Dans son bouquin precedent il raconte qu 'il s 'est retrouve avec des scientifiques, des ingenieurs qui sont capables de s 'exprimer devant des auditoriums de plusieurs centaines de personnes mais des qu 'on leur pose des questions sur l 'odorat, les molecules olfactifs, ils piquaient tous un fard pas possible, des gens aussi professionels etaient tout timides pour s 'exprimer au niveau olfactif.

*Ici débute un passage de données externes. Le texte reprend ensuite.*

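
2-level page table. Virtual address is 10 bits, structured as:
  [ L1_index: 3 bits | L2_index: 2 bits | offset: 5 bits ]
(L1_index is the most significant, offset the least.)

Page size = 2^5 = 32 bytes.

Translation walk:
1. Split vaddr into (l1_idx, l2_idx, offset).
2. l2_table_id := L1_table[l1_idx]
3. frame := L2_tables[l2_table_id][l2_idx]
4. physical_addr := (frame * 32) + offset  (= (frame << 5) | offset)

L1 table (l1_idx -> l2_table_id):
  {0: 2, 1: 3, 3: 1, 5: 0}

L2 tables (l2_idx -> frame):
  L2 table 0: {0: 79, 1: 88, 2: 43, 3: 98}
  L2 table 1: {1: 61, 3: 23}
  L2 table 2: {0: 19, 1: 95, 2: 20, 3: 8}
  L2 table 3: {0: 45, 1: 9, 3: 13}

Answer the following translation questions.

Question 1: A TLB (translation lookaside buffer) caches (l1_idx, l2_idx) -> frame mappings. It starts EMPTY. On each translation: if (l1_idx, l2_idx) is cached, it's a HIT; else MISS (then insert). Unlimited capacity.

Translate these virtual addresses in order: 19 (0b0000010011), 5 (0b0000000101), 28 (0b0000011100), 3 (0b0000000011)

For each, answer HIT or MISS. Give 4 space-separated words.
vaddr=19: (0,0) not in TLB -> MISS, insert
vaddr=5: (0,0) in TLB -> HIT
vaddr=28: (0,0) in TLB -> HIT
vaddr=3: (0,0) in TLB -> HIT

Answer: MISS HIT HIT HIT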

carmencanada /Grain de Musc a dit…

Difficile d'ajouter quelque chose à votre réflexion, très proche des conclusions auxquelles je suis moi-même arrivée. J'ai l'impression, après avoir discuté avec des parfumeurs plus âgés, que l'époque où ils travaillaient de plus près, et plus directement, avec les couturiers eux-mêmes leur offrait plus de liberté. Mais le parfum a toujours été, malgré ses connotations élitistes (plus prononcées avant la 2ème guerre mondiale) un art de la série, un art de masse. Et dans cette mesure, un art de plaire qui ne peut pas se permettre tous les écarts de l'art moderne (qu'on peut faire remonter, disons, à Manet et au scandale de L'Olympia) ou contemporain (la descendance de Duchamp). Même si des innovations étonnantes ont pu bousculer les nez des consommateurs (les compositions radicales de Coty, les aldéhydes de Beaux), elles ont suffisamment séduit d'entrée de jeu pour assurer le succès des compositions. Après tout, le parfum se porte, et à part de rares exceptions (Sécrétions Magnifiques de L'Etat Libre d'Orange étant la plus extrême d'entre elles), il ne se porte pas pour choquer. C'est sa limite en tant qu'oeuvre d'art, selon les critères contemporains.
Tout cela est évidemment plus complexe, mais c'est un livre qu'il faudrait pour définir l'esthétique du parfum...

Perfumeshrine a dit…

Tres bon article!

C'est difficile de dire si parfum est un art (j'ai la conviction que c'est le cas, moi) parce que il n'existe pas une mesure qualificative et quantitive agree, afin "mesurer" comme dans les autres arts: la technique de brushing, la perspective, le tempo et les innovations de forme, la narration et son bouleversement...
Malheureusement, la parfumerie est encore tres engagee dans le metier et en commerce pour etre connue comme une forme d'art.
J'espere que ca va changer, pourtant! :-)

*(excuser les accents qui ne sont pas a leur propre place, mon ordinateur n'a pas des accents francaises automatiques: il faut copier-coller tout!)